The dinosuar museum in Tucumcari that I’d hoped to visit is closed on Mondays, so I pressed onward for Kansas. Route 54 is the best and quickest way to get to Meade, Kansas, and along the way, the terrain change was interesting. It cuts through the corner of upper Texas, and the other thing besides the 75 MPH speed limit on a two-lane road that was notable was the utter flatness of the terrain. Talk about big sky! You can see as far as the atmospherics allow. Ranch entrances were here and there, but no ranch houses were in sight. Texas-sized ranch acreage, I guess. There’s some kind of weird vibe in such rural areas of Texas, something which mixes freedom with personal responsibility, and it’s pervasive. If there’s some kind of trouble, you’ll have to deal with it yourself, which is much more a call for the positive traits of self-reliance and level-headedness than anything else.
The Oklahoma panhandle didn’t last long as I cut up through it heading northeast. I could only note that it wasn’t quite so flat, that 54 went to four divided lanes, and that some sections of it were in pretty rough shape.
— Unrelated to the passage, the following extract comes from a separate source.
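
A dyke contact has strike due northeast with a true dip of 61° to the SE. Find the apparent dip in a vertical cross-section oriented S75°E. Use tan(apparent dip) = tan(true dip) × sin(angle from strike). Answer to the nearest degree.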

Unlike Tucumcari and similar towns that have been hit hard economically, most of the towns further up looked to be fairly prosperous, with few dead businesses along the main drags.
Then Kansas. I saw no state line sign, and it figured since, apart from smooth roads, it was identical to Oklahoma. Just set the Furd on cruise, and go. The main tourist attraction in Meade is the Dalton Gang Hideout and Museum. Seems like one of them had a relative up here. The hideout part goes largely on legend, since a hideout is no good if it doesn’t stay a secret. I may stay here a day and check it out, since this city park is so pleasant.